Há algo na experiência religiosa que nós, ateus, estamos deixando de perceber? Algo revelador sobre o sentido da existência que não pode ser capturado pela razão, pela lógica proposicional Existe conhecimento não-proposicional? Os antigos falavam de uma sabedoria prática. A sabedoria de Ulisses, na Odisseia, por exemplo, é algo que ele adquire com a experiência, e não em livros. Ou Tolstói teria articulado para si mesmo uma forma elegante e desesperada de autoengano? Quem diabos saberá? Não estou disposto a experimentar a fé prática, porque seria hipocrisia.

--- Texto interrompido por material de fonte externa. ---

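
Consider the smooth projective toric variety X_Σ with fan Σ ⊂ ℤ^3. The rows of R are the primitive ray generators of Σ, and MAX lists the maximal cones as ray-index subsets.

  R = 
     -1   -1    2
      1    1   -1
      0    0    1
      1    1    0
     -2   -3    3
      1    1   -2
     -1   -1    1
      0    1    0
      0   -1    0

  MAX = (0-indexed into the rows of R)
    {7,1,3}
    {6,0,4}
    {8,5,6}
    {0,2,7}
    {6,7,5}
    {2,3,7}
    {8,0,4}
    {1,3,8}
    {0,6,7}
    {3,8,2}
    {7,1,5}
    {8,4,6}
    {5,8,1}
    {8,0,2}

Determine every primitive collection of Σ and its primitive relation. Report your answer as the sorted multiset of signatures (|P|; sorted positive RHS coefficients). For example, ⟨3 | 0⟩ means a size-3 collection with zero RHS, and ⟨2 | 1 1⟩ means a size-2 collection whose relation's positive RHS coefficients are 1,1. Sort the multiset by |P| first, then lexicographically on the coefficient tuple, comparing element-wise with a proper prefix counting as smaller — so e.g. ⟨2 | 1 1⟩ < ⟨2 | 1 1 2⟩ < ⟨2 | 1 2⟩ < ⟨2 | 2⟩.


Primitive collections (16):

  • {0,5}:  v_{0} + v_{5} = 0  ⟹  sig = ⟨2 | 0⟩
  • {1,6}:  v_{1} + v_{6} = 0  ⟹  sig = ⟨2 | 0⟩
  • {7,8}:  v_{7} + v_{8} = 0  ⟹  sig = ⟨2 | 0⟩
  • {0,1}:  v_{0} + v_{1} = v_{2}  ⟹  sig = ⟨2 | 1⟩
  • {1,2}:  v_{1} + v_{2} = v_{3}  ⟹  sig = ⟨2 | 1⟩
  • {2,5}:  v_{2} + v_{5} = v_{1}  ⟹  sig = ⟨2 | 1⟩
  • {2,6}:  v_{2} + v_{6} = v_{0}  ⟹  sig = ⟨2 | 1⟩
  • {3,6}:  v_{3} + v_{6} = v_{2}  ⟹  sig = ⟨2 | 1⟩
  • {1,4}:  v_{1} + v_{4} = v_{0} + v_{8}  ⟹  sig = ⟨2 | 1 1⟩
  • {4,5}:  v_{4} + v_{5} = v_{6} + v_{8}  ⟹  sig = ⟨2 | 1 1⟩
  • {4,7}:  v_{4} + v_{7} = v_{0} + v_{6}  ⟹  sig = ⟨2 | 1 1⟩
  • {3,4}:  v_{3} + v_{4} = v_{0} + v_{2} + v_{8}  ⟹  sig = ⟨2 | 1 1 1⟩
  • {2,4}:  v_{2} + v_{4} = 2·v_{0} + v_{8}  ⟹  sig = ⟨2 | 1 2⟩
  • {0,3}:  v_{0} + v_{3} = 2·v_{2}  ⟹  sig = ⟨2 | 2⟩
  • {3,5}:  v_{3} + v_{5} = 2·v_{1}  ⟹  sig = ⟨2 | 2⟩
  • {0,6,8}:  v_{0} + v_{6} + v_{8} = v_{4}  ⟹  sig = ⟨3 | 1⟩

Hence PRS(X_Σ) =
{ ⟨2 | 0⟩ ×3,  ⟨2 | 1⟩ ×5,  ⟨2 | 1 1⟩ ×3,  ⟨2 | 1 1 1⟩,  ⟨2 | 1 2⟩,  ⟨2 | 2⟩ ×2,  ⟨3 | 1⟩ }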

Se eu preciso viver a fé prática para ater tal sabedoria redentora, eu fico com a ignorância da razão e da lógica, e penso que todo conhecimento pode ser traduzido em proposições e que a experiência de redenção ou iluminação do fiel pode ser explicada com a psicologia da crença, a sociologia e a antropologia.

Três anos depois de finalizar a redação de Uma confissão, Tosltói acrescentou um relato enigmático de um sonho em que ele se via em risco de queda em um abismo, mas percebeu que algo discreto o sustentava. Tolstói não se matou. Tolstói morreu em 1910, aos 82 anos. Antes de morrer, sua família dedicava-se a cuidar de sua saúde diariamente. Nos últimos dias, ele conversou e escreveu sobre a experiência da morte. Tendo renunciado ao estilo de vida aristocrático que sua nova visão de mundo desprezava, deixou sua casa no meio do inverno daquele ano, às escondidas, feito um andarilho.

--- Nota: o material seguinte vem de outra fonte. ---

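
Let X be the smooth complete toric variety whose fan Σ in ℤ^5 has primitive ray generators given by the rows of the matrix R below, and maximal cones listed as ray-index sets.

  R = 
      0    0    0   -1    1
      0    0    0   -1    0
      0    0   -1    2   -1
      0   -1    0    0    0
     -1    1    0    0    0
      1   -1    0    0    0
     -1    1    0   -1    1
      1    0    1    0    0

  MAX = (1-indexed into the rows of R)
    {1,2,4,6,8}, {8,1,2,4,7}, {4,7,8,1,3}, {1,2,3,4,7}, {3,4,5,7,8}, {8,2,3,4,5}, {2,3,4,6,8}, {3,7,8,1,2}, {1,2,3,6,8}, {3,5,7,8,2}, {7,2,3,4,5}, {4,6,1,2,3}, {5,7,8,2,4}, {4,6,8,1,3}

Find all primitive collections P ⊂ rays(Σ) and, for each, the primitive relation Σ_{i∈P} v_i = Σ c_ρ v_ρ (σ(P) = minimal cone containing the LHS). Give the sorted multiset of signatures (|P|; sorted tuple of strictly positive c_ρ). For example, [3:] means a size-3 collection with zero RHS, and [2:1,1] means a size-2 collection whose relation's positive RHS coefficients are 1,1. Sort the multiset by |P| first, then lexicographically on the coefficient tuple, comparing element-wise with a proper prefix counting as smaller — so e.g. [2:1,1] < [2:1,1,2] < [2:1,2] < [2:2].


Σ has 5 primitive collections:

  P = {5,6}:  v_{5} + v_{6} = 0  ⟹  sig = [2:]
  P = {1,5}:  v_{1} + v_{5} = v_{7}  ⟹  sig = [2:1]
  P = {6,7}:  v_{6} + v_{7} = v_{1}  ⟹  sig = [2:1]
  P = {2,3,4,7,8}:  v_{2} + v_{3} + v_{4} + v_{7} + v_{8} = 0  ⟹  sig = [5:]
  P = {1,2,3,4,8}:  v_{1} + v_{2} + v_{3} + v_{4} + v_{8} = v_{6}  ⟹  sig = [5:1]

so the primitive-relation signature multiset is
    [2:]
    [2:1]
    [2:1]
    [5:]
    [5:1]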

A fé é a certeza do que não se vê, como escreveu Paulo. E ela, para Tolstói, é também o que dá sentido à vida. É o que permite ao ser humano não se matar. Para Tolstói, era claro que não havia tido ressurreição nenhuma, nem demônios. Mas podia ainda haver verdade ali, por trás daquela maneira simbólica e humana de buscar por ela e representá-la, e louvá-la. Mas fé não precisa ser religião, muito menos a religião majoritariamente praticada no país em que você nasceu. A fé, para um filósofo, pode ser um terreno que ele não entra. Pode ser a zona de uma promessa indefinida, de um postulado, de uma hipótese. Supondo que a vida valha a pena ser vivida, vou continuar vivendo.

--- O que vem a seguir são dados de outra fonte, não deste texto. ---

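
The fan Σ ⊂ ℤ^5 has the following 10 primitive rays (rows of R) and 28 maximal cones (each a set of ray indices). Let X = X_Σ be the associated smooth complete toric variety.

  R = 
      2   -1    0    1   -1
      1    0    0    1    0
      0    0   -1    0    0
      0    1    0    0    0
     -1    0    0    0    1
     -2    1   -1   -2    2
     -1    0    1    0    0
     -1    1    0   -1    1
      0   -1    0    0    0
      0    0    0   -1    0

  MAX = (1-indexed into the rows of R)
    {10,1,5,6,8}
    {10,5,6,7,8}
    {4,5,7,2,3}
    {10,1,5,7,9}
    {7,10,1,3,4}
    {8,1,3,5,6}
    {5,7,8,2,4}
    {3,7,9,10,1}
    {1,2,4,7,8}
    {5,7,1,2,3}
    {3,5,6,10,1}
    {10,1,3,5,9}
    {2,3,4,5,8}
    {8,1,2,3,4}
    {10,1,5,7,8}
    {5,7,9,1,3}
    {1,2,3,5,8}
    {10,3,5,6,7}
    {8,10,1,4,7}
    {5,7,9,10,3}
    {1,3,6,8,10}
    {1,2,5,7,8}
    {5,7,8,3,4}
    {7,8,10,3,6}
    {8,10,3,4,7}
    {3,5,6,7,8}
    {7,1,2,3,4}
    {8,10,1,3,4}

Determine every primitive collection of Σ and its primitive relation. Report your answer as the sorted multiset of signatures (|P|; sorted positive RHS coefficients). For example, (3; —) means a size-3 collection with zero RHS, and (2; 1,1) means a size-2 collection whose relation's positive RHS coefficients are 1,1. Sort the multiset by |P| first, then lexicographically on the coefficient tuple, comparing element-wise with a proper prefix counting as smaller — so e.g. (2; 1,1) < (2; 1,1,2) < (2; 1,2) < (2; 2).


Minimal non-faces — 14 found among 10 rays, 28 max cones:

  {4,9}:  v_{4} + v_{9} = 0  →  sig = (2; —)
  {2,9}:  v_{2} + v_{9} = v_{1} + v_{5}  →  sig = (2; 1,1)
  {2,10}:  v_{2} + v_{10} = v_{1} + v_{8}  →  sig = (2; 1,1)
  {8,9}:  v_{8} + v_{9} = v_{5} + v_{10}  →  sig = (2; 1,1)
  {2,6}:  v_{2} + v_{6} = v_{1} + v_{3} + v_{5} + 2·v_{8}  →  sig = (2; 1,1,1,2)
  {4,6}:  v_{4} + v_{6} = v_{3} + 2·v_{8}  →  sig = (2; 1,2)
  {6,9}:  v_{6} + v_{9} = v_{3} + 2·v_{5} + 2·v_{10}  →  sig = (2; 1,2,2)
  {1,4,5}:  v_{1} + v_{4} + v_{5} = v_{2}  →  sig = (3; 1)
  {4,5,10}:  v_{4} + v_{5} + v_{10} = v_{8}  →  sig = (3; 1)
  {1,6,7}:  v_{1} + v_{6} + v_{7} = v_{5} + v_{10}  →  sig = (3; 1,1)
  {1,3,7,8}:  v_{1} + v_{3} + v_{7} + v_{8} = 0  →  sig = (4; —)
  {3,5,8,10}:  v_{3} + v_{5} + v_{8} + v_{10} = v_{6}  →  sig = (4; 1)
  {2,3,7,8}:  v_{2} + v_{3} + v_{7} + v_{8} = v_{4} + v_{5}  →  sig = (4; 1,1)
  {1,3,5,7,10}:  v_{1} + v_{3} + v_{5} + v_{7} + v_{10} = v_{9}  →  sig = (5; 1)

so the primitive-relation signature multiset is
    |P|=2: 7 collections, coeffs (), (1,1), (1,1), (1,1), (1,1,1,2), (1,2), (1,2,2)
    |P|=3: 3 collections, coeffs (1), (1), (1,1)
    |P|=4: 3 collections, coeffs (), (1), (1,1)
    |P|=5: 1 collection, coeffs (1)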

E isso basta para mim, Matheus.
Nesta rebeldia da razão, que reconhece na fé religiosa e dogmática, nesta possível verdade que está amarrada às mentiras com linhas finíssimas, um absurdo maior do que o mundo naturalista darwiniano, newtoniano e einsteiniano, aceito com a humildade de um ser passageiro o peso de minha ignorância.
Referências bibliográficas:
BÍBLIA DE JERUSALÉM.
CAMUS, Albert. O mito de Sísifo.Editora Record, 2020.
TOLSTÓI, Liev. Uma confissão. Editora Mundo Cristão, 2017.
HIPONA, Agostinho. Confissões. Penguin - Companhia das Letras, 2017.
ORSI, Carlos. O livro dos milagres. Editora Unesp, 2021.